Он не распространялся, что с детства полюбилась ему походная жизнь, что заветный, всегда волнующий смысл слышал он в словах «Выхожу один я на дорогу, сквозь туман кремнистый путь блестит», что мир прекрасен и полон тайн, что он обожает (хотя и терпеть не может этого слова), да, обожает старую нашу землю и хотел бы всю ее объять своей любовью...
Нет, обо всем этом он не говорил капитану «Принцессы». Да и как было передать состояние полуголодного студента, три четверти года сидевшего в аудитории или шнырявшего по Питеру в поисках уроков, как было передать тот восторг, то чувство раскованности, обновления всего существа, когда летней порой вдыхал он запах рыбы и честного труда в Скандинавии, когда шел с полесовщиками Приуралья, когда ощущал буслаевскую силушку северной Руси, слышал шум беломорских волн и тишину скитов?
Зачем было рассказывать сие капитану Марчеллини?.. Что такое? А-а, он спрашивает, что привело синьора доктора в Африку?
— В Африку? Да... В Африку... Чары одного соотечественника, капитан. Вы слышали — Юнкер?
— Нет, — сказал Марчеллини, — не слыхал.
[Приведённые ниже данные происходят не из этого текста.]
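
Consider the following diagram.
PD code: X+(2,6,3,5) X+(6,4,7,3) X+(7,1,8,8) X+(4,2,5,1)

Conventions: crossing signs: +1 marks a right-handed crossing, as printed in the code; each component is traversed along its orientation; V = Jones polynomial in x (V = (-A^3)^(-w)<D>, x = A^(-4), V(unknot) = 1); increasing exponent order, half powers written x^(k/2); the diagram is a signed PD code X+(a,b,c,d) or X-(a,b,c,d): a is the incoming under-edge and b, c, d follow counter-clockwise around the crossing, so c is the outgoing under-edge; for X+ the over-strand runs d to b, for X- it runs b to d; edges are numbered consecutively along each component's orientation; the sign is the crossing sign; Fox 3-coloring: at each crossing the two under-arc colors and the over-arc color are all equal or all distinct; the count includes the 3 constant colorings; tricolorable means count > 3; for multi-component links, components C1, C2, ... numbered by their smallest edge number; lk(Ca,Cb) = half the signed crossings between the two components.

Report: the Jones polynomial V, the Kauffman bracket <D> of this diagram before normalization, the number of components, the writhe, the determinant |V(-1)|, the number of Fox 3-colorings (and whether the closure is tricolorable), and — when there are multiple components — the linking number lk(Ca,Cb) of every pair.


V(x) = x + x^3 - x^4
bracket: -A^-4 + 1 + A^8, w = +4
1 component, writhe +4, over 4 crossings
det 3, colorings 9 of 3^4 — tricolorable
observation: V spans 3 powers of x: at least 3 crossings in any diagram


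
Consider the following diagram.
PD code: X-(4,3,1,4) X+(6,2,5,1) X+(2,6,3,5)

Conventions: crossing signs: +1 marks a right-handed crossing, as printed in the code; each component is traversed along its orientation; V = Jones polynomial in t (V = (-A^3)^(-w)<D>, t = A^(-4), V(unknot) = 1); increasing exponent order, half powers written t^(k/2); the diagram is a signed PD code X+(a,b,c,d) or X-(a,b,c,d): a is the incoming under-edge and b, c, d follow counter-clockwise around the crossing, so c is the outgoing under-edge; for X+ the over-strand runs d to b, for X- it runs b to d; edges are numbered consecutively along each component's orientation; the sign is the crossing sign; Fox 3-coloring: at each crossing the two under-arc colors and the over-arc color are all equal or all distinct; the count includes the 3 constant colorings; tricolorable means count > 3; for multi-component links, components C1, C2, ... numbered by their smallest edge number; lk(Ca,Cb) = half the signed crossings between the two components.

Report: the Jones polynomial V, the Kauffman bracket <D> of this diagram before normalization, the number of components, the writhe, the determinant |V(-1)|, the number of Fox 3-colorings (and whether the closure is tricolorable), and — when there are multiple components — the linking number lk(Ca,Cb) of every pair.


V = -t^(1/2) - t^(5/2)
<D> = A^-7 + A (w = +1)
2 components over 3 crossings, w = +1
lk(C1,C2): +1
3 Fox colorings among 3^3, |V(-1)| = 2: not tricolorable
why: |V(-1)| = 2: so not tricolorable, since 3 does not divide 2


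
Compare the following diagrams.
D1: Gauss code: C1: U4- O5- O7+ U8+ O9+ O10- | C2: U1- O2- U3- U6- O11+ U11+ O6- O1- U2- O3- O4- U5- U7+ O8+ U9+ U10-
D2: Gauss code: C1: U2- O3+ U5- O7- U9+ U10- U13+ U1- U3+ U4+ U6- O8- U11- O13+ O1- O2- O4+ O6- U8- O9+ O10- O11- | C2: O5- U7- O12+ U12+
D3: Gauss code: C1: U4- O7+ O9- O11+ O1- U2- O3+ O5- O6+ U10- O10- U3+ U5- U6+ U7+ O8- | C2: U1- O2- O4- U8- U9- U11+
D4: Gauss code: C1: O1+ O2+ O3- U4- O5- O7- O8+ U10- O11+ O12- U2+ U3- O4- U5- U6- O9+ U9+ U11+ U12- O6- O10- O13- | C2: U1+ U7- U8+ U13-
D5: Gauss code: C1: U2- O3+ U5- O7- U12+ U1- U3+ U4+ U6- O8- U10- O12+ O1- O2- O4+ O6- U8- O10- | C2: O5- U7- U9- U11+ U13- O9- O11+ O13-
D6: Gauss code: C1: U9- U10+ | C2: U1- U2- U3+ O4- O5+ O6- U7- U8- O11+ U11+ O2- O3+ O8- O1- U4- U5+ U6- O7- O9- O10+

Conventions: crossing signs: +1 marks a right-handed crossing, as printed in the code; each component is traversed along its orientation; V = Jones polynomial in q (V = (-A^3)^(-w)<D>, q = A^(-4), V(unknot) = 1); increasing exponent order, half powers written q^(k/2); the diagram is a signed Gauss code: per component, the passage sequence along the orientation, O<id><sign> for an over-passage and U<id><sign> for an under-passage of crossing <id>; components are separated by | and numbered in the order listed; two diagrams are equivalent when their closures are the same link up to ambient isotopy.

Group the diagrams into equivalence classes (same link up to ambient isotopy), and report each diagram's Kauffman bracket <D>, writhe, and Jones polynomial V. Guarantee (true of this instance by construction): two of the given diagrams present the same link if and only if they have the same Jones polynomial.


equivalence classes: {D1, D4, D6} | {D2, D5} | {D3}
D1 (bracket A^-7 + A^-3 + A - A^9; 11 crossings at w = -3): V = q^(-9/2) - q^(-5/2) - q^(-3/2) - q^(-1/2)
D2 (bracket A^-3 + 2A^5 - A^9 + A^13 - A^17; 13 crossings at w = -3): V = q^(-13/2) - q^(-11/2) + q^(-9/2) - 2q^(-7/2) - q^(-3/2)
V(D3) = -q^(-9/2) - q^(-5/2) + q^(-3/2) - q^(-1/2)  [11 crossings, <D> = A^-7 - A^-3 + A + A^9, w = -3]
D4 (bracket A^-7 + A^-3 + A - A^9; 13 crossings at w = -3): V = q^(-9/2) - q^(-5/2) - q^(-3/2) - q^(-1/2)
D5 (bracket A^-9 + 2A^-1 - A^3 + A^7 - A^11; 13 crossings at w = -5): V = q^(-13/2) - q^(-11/2) + q^(-9/2) - 2q^(-7/2) - q^(-3/2)
D6 (bracket A^-7 + A^-3 + A - A^9; 11 crossings at w = -3): V = q^(-9/2) - q^(-5/2) - q^(-3/2) - q^(-1/2)
key observation: 3 classes among 6 diagrams; unequal V(q) rules out equality


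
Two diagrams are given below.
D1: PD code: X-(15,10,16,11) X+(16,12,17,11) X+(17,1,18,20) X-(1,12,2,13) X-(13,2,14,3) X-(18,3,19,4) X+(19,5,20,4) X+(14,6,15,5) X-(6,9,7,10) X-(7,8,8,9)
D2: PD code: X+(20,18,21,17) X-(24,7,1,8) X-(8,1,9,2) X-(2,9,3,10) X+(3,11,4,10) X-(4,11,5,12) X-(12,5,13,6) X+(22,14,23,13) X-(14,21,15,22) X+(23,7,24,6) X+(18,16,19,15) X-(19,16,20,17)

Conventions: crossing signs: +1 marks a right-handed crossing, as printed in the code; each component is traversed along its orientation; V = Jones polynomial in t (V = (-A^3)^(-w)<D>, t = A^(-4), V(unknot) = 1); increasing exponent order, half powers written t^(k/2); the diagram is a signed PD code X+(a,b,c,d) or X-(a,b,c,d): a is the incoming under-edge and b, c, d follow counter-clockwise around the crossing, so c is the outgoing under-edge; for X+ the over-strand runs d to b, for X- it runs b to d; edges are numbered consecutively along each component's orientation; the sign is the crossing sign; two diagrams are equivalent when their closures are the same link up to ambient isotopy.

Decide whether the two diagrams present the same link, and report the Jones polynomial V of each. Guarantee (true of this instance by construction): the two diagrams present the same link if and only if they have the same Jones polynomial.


equivalent: no
V(D1) = 1  (w -2, c 10, <D> = A^-6)
V(D2) = -t^-4 + t^-3 + t^-1  (w -2, c 12, <D> = A^-2 + A^6 - A^10)
why: V(t) takes 2 values over 2 diagrams, fixing the grouping


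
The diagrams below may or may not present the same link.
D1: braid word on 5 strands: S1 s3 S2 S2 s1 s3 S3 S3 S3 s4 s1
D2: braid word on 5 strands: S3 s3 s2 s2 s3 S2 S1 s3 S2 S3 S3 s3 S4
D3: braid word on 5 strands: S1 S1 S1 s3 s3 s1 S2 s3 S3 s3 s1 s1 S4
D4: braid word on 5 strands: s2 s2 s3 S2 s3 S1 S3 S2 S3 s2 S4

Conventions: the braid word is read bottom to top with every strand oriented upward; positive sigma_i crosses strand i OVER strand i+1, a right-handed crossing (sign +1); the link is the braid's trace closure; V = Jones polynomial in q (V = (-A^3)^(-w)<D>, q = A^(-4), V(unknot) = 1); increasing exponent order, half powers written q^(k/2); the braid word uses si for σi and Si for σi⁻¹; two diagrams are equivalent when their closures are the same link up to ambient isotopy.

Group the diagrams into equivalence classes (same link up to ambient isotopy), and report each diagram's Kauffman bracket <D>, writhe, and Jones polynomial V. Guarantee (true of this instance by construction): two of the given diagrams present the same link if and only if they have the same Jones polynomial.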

Я уже десять лет только и слышу: «Лебяйк Алла хума лебяйк!»* — Капитан ткнул пальцем туда, где белели в темноте богомольцы. — Что тут, черт побери, услышишь?
_______________
* «Мы твои слуги, боже!» — обычное восклицание мусульманских паломников.— Почему же?.. О Юнкере писали газеты. Вы ведь бываете в Суэце?
— И все же ничего я о нем не слыхал, прошу прощения.
— Господин Юнкер, — внушительно начал Елисеев, — известный ученый, путешественник, исследователь Африки.
— Э, — усмехнулся Марчеллини, — очевидно, ваш Стэнли? Теперь ведь все стремятся заполучить своего Стэнли.
Елисеев неодобрительно покачал головой:
— Можно спорить, капитан.
— Разве я не прав?
— До некоторой степени.
— До какой же, доктор?
— Видите ли... Впрочем, мы сильно отклонимся...
— Но все же?
— Хорошо, я скажу. Стэнли, разумеется, великий путешественник. Но наш Юнкер — ученый. Ученый и еще раз ученый. А Стэнли — литератор, разведчик, потом уж, попутно так сказать, географ. Теперь примите в расчет: ведь нашей державе нечего искать в Африке.
— Что верно, то верно, — согласился Марчеллини. — Куда вашему царю еще и Африка? Он недавно заглотнул Кавказ, а теперь закусывает Туркестаном.
Елисеева покоробило. Он сердито сказал, что синьор капитан не слишком утруждает себя выбором выражений и что присоединение Кавказа и Туркестана к Российской империи было совершенно необходимо «со всех ракурсов».
— Вот-вот, — кивнул Марчеллини, — у великих держав всегда есть про запас несколько «ракурсов». — Он остановился и принялся раскуривать сигару.
Елисеев облокотился о фальшборт. Над морем дышал юго-восточный ветер, сухой и горячий, как дыхание тифозного. В небе дымились и текли звезды... У Елисеева совсем пропало желание беседовать с Марчеллини.
Но Марчеллини не хотел обрывать разговор с первым русским пассажиром «Принцессы Фатимы». Сказать по правде, ему, Уго Марчеллини, в сущности, наплевать на всю эту заваруху в Африке. И на то, что французы захватили Тунис, и на то, что англичане рыщут в Египте и целят на Судан, и на то, что бельгийцы прибирают к рукам Конго... Марчеллини давно понял, что политика — грязное дело, но пусть этот эскулап не задирает свой короткий нос. Они, видите ли, рыцари науки, они, видите ли, не имеют притязаний на Африку. Хорошо, не имеют, это так... Но просто-напросто оттого, что у них и под боком добра хватает... А эскулап, гляди-ка, тотчас взвился, лишь только были упомянуты Кавказ и Туркестан. Э, нет, постой-ка, милейший, Уго Марчеллини припрет тебя к стенке...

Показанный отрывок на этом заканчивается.